Until the Brexit dust settles, businesses are having to make adjustments and suspend certain activities without any clarity from Parliament. Activities such as reviewing suppliers, updating supply chains, stock piling, re-evaluating margins as a result of changes to potential EU preferential rates, and reviewing possible changes to credit ratings are all being examined.
As politics fails, technology is having to step in to try to help businesses manage these activities. Some of the UK’s major conglomerates are ramping up their use of technology to simulate the impact of different versions of Brexit on their business operations. Based on conversations with customers, those simulations chiefly revolve around inventory planning, currency movements, and any potential changes to credit ratings. Overall, this amounts to calculating between 50 and 100 ‘what-if’ scenarios a week using technology, and that changes daily depending on activity in Westminster.
Any type of political uncertainty requires a finance team to be incredibly agile when reporting to management teams, regulators, and shareholders, and this is especially so for businesses with complicated supply chains.
The amounts of data that need analysing across various systems of record can be huge when planning for, for example, a no-deal Brexit. However, time-intensive data extraction is not possible any more; manually compiled Excel spreadsheets that lead to human errors make certain data untrustworthy and can’t be relied on when making sound business decisions.
At this stage, if a finance team wanted to implement a traditional reporting system, it would be fraught with problems. They would have to hire programmers and allow for huge implementation times to get everything working. Therefore, the only way for a finance team to remain agile in an uncertain world is to create calculations and predictions from live data, with automated, flexible enterprise resource planning (ERP) reporting to satisfy stakeholders, customers, and shareholders quickly.

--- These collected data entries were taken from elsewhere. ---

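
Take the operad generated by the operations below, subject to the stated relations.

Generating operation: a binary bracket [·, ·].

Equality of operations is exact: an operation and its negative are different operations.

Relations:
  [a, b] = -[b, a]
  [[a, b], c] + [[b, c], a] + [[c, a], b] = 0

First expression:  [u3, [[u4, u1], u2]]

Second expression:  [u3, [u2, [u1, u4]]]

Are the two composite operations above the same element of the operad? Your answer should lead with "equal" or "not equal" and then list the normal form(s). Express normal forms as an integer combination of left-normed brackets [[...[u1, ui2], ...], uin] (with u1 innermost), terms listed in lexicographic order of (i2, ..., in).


equal — both sides give [[[u1, u4], u2], u3]

Reducing the first expression gives [[[u1, u4], u2], u3]
Reducing the second expression gives [[[u1, u4], u2], u3]
Both agree, so they are equal.


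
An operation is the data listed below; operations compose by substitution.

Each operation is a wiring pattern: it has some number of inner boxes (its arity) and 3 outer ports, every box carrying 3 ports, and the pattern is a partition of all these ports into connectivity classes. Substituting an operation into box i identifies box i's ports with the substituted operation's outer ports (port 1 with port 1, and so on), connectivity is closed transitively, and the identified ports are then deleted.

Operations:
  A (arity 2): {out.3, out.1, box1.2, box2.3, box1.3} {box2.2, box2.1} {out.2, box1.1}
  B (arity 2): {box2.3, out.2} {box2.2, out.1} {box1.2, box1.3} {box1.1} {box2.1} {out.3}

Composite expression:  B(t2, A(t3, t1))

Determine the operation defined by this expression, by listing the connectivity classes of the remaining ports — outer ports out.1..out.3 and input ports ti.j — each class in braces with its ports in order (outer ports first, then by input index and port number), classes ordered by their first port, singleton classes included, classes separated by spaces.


{out.1, t3.1} {out.2, t1.3, t3.2, t3.3} {out.3} {t1.1, t1.2} {t2.1} {t2.2, t2.3}

Reachability decides: close wires over B-identified ports.
composing A on (t3, t1), with out.j its own outer ports: {out.1, out.3, t1.3, t3.2, t3.3} {out.2, t3.1} {t1.1, t1.2}
composing B on (t2, t3, t1), with out.j its own outer ports: {out.1, t3.1} {out.2, t1.3, t3.2, t3.3} {out.3} {t1.1, t1.2} {t2.1} {t2.2, t2.3}


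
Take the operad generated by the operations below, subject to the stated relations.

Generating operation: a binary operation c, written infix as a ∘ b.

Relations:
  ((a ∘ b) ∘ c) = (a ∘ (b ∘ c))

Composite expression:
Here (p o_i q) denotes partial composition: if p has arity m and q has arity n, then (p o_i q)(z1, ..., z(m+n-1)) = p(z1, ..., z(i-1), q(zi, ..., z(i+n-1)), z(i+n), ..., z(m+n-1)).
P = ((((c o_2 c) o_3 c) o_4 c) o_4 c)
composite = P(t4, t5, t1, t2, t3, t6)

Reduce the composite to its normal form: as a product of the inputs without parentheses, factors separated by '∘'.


t4 ∘ t5 ∘ t1 ∘ t2 ∘ t3 ∘ t6

All parenthesizations of c agree; list the t-inputs left to right.
(t2 ∘ t3) reduces to t2 ∘ t3
((t2 ∘ t3) ∘ t6) reduces to t2 ∘ t3 ∘ t6
(t1 ∘ ((t2 ∘ t3) ∘ t6)) reduces to t1 ∘ t2 ∘ t3 ∘ t6
(t5 ∘ (t1 ∘ ((t2 ∘ t3) ∘ t6))) reduces to t5 ∘ t1 ∘ t2 ∘ t3 ∘ t6
(t4 ∘ (t5 ∘ (t1 ∘ ((t2 ∘ t3) ∘ t6)))) reduces to t4 ∘ t5 ∘ t1 ∘ t2 ∘ t3 ∘ t6


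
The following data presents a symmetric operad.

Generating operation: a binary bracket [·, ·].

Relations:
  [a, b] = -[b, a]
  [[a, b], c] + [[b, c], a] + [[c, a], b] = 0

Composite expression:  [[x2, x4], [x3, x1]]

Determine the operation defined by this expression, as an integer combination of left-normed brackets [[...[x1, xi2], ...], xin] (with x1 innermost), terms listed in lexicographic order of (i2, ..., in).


[[[x1, x3], x2], x4] - [[[x1, x3], x4], x2]

Antisymmetry and Jacobi reduce to x1-anchored left-normed brackets.
Composite bracket: [[x2, x4], [x3, x1]]
Under [a, b] = ab - ba we get 8 signed associative words (2^3 = 8).
Keep just the words that open with x1:
  x1x3x2x4 (sign +1) contributes +[[[x1, x3], x2], x4]
  x1x3x4x2 (sign -1) contributes -[[[x1, x3], x4], x2]


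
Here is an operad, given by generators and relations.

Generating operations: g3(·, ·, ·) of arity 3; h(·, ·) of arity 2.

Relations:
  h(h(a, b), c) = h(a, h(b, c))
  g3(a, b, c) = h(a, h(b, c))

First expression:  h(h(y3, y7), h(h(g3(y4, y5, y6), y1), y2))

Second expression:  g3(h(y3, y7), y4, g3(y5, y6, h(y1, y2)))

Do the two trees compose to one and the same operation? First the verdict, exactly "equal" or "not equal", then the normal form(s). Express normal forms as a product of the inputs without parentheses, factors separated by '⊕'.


The first expression, normalized: y3 ⊕ y7 ⊕ y4 ⊕ y5 ⊕ y6 ⊕ y1 ⊕ y2
The second expression, normalized: y3 ⊕ y7 ⊕ y4 ⊕ y5 ⊕ y6 ⊕ y1 ⊕ y2
Same normal form: equal.

equal — both sides give y3 ⊕ y7 ⊕ y4 ⊕ y5 ⊕ y6 ⊕ y1 ⊕ y2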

ERP reporting systems are able to elevate the finance department to being a department of strategic analysis, rather than the ‘folks who do the numbers’. By freeing up time that was previously spent compiling data, finance teams now have more capacity to focus on analysing and interpreting that data. Now more than ever, as the Brexit process continues, CFOs and their teams are making groundbreaking decisions, helping to shape a company’s Brexit strategy and its future role in the UK. This is both a blessing and a curse, meaning an internal review of reporting needs to take place as a first step, as the Brexit process struggles on.